[erlang-questions] gproc
Ulf Wiger
ulf.wiger@REDACTED
Sun Feb 13 08:54:11 CET 2011
On 12 Feb 2011, at 20:35, James Churchman wrote:
> haves as ets:first(Tab) for a given type of registration object.
>
> See http://www.erlang.org/doc/man/ets.html#first-1. The registry behaves as an ordered_set table.
>
> -------
>
> Why does it behave as an ordered set? does this have any advantages ? i see with select/123 you can pattern match but even in this case does it help much ? and does begin ordered strongly effect performance, especially as i am only ever using it as a (single) process registry? can you pick an unordered set if you don't need it?
Actually, gproc relies on the ordered_set semantics in several places, not least when cleaning up after process death. It is possible that one could slightly improve performance using bag semantics, but then, having ordered_set semantics allows users to register complex properties, and do efficient queries on them (by binding the first part of the key).

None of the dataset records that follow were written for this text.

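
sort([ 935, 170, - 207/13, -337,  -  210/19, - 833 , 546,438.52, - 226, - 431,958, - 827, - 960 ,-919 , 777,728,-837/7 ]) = [-960, - 919,-833, - 827,  -  431,- 337, - 226,- 837/7, - 207/13, - 210/19, 170, 438.52,546, 728,  777,935, 958]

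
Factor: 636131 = 421^1*1511^1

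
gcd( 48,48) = 48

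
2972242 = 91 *32662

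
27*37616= 1015632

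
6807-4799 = 2008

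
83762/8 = 10470 + 1/4 = 10470.25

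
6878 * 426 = 2930028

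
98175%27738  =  14961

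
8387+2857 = 11244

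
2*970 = 1940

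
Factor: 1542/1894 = 771/947 = 3^1*257^1*947^( - 1) 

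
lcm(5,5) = 5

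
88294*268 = 23662792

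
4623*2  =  9246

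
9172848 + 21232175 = 30405023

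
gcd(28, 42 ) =14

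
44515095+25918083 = 70433178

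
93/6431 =93/6431=0.01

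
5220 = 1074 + 4146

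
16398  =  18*911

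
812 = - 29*(-28)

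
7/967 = 7/967=0.01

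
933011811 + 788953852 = 1721965663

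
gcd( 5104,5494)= 2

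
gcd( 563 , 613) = 1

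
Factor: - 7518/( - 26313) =2^1*7^( - 1) = 2/7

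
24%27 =24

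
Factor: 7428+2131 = 9559= 11^2 * 79^1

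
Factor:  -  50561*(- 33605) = 1699102405 =5^1*7^1*11^1*13^1*31^1*47^1*233^1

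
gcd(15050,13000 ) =50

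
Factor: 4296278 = 2^1*7^1*306877^1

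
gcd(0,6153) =6153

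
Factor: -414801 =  - 3^6*569^1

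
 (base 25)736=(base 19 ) C6A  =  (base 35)3mb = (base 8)10550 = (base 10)4456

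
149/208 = 149/208 = 0.72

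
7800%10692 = 7800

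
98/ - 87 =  - 98/87 = - 1.13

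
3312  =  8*414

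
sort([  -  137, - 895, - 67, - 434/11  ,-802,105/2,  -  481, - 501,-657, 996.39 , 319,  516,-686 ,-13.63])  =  [ - 895,-802 , - 686, - 657, - 501, - 481,-137 ,-67, - 434/11, - 13.63, 105/2, 319, 516,  996.39 ]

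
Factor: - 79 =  - 79^1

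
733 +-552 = 181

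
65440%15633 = 2908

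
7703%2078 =1469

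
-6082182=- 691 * 8802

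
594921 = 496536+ 98385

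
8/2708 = 2/677  =  0.00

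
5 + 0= 5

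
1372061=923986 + 448075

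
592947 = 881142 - 288195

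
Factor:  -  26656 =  - 2^5* 7^2 * 17^1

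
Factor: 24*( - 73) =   -  2^3*3^1 * 73^1=   - 1752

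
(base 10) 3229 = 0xC9D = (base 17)B2G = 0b110010011101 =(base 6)22541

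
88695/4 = 88695/4  =  22173.75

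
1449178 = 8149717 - 6700539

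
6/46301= 6/46301 = 0.00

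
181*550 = 99550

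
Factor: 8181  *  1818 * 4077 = 60637457466 = 2^1*3^9* 101^2*151^1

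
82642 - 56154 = 26488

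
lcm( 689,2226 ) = 28938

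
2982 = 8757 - 5775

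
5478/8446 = 2739/4223= 0.65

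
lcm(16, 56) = 112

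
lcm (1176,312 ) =15288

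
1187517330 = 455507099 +732010231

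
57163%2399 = 1986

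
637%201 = 34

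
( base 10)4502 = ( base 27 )64K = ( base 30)502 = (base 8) 10626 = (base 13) 2084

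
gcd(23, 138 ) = 23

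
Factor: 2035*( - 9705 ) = - 19749675 = - 3^1*5^2*11^1*37^1 * 647^1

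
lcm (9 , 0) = 0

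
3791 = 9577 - 5786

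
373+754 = 1127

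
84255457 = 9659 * 8723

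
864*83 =71712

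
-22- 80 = -102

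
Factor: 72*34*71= 173808 = 2^4*3^2 * 17^1*71^1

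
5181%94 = 11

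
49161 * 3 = 147483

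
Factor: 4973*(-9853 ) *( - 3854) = 188842026526= 2^1*41^1 * 47^1*59^1 *167^1*4973^1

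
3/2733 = 1/911= 0.00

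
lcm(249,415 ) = 1245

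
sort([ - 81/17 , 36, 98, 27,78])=[ - 81/17, 27,36, 78, 98] 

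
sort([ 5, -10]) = [ -10,5 ] 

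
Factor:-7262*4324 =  - 2^3*23^1*47^1 * 3631^1 = - 31400888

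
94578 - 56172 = 38406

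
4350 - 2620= 1730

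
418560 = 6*69760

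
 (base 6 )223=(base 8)127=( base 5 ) 322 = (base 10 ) 87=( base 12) 73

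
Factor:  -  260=-2^2 * 5^1 * 13^1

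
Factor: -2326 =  - 2^1*1163^1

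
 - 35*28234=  - 988190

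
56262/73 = 56262/73 = 770.71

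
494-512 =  - 18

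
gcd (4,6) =2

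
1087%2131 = 1087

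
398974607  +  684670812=1083645419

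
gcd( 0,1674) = 1674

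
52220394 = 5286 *9879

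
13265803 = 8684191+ 4581612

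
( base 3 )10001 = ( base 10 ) 82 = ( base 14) 5C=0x52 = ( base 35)2C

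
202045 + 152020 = 354065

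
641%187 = 80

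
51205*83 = 4250015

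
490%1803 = 490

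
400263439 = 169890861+230372578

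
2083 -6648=-4565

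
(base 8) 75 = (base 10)61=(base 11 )56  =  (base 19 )34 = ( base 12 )51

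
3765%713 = 200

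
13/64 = 13/64 = 0.20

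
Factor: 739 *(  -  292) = -215788 =-2^2 * 73^1*739^1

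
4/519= 4/519 = 0.01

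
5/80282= 5/80282  =  0.00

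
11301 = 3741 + 7560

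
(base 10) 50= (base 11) 46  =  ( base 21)28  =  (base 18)2E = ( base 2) 110010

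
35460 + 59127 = 94587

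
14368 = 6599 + 7769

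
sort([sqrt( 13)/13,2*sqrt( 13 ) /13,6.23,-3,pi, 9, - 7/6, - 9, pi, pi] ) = [ - 9,-3,- 7/6, sqrt(13)/13, 2*sqrt( 13)/13, pi,pi,pi, 6.23, 9 ]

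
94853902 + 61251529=156105431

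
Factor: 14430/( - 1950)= - 37/5=-5^( - 1)*37^1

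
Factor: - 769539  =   - 3^1*17^1*79^1*191^1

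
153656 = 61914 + 91742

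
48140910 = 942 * 51105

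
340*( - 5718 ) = - 1944120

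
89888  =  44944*2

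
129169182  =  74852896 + 54316286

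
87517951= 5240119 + 82277832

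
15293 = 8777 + 6516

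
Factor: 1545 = 3^1*5^1* 103^1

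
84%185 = 84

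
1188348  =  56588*21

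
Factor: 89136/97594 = 2^3*3^2*7^( - 1)*619^1*6971^(-1 )=   44568/48797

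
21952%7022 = 886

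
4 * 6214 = 24856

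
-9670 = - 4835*2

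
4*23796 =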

Performance of ordered_set is quite good; I did use initial tests with 100,000 registered processes, and was quite pleased with how it scaled.
> "Second" :
>
> I want to do a fairly common pattern of registering a process and using it, unless its already registered where i use the registered one
>
> so for a local registration :
>
> gproc:reg({n, l,"ID"}).
>
> however on a second (and therefor "failing" ) registration it gives
>
> exception error: bad argument: [{gproc,chk_reply,{reg,{n,l,ok2},undefined}}, {erl_eval,do_apply,5}, {shell,exprs,7}, {shell,eval_exprs,7}, {shell,eval_loop,3}]
>
> i can obviously catch this, but it would be nicer if it did the genserver style of returning {error , already_exists , PID / Value_Stored_At_That_Key}
Hmm, one way you could do this would be:
get_pid(Name, F) ->
spawn(fun() ->
gproc:add_local_name(Name),
F()
end),
gproc:await({n,l,Name}).
…or did you want a function similar to wait, where the calling process registers itself if there isn't already a process registered?
BR,
Ulf W
Ulf Wiger, CTO, Erlang Solutions, Ltd.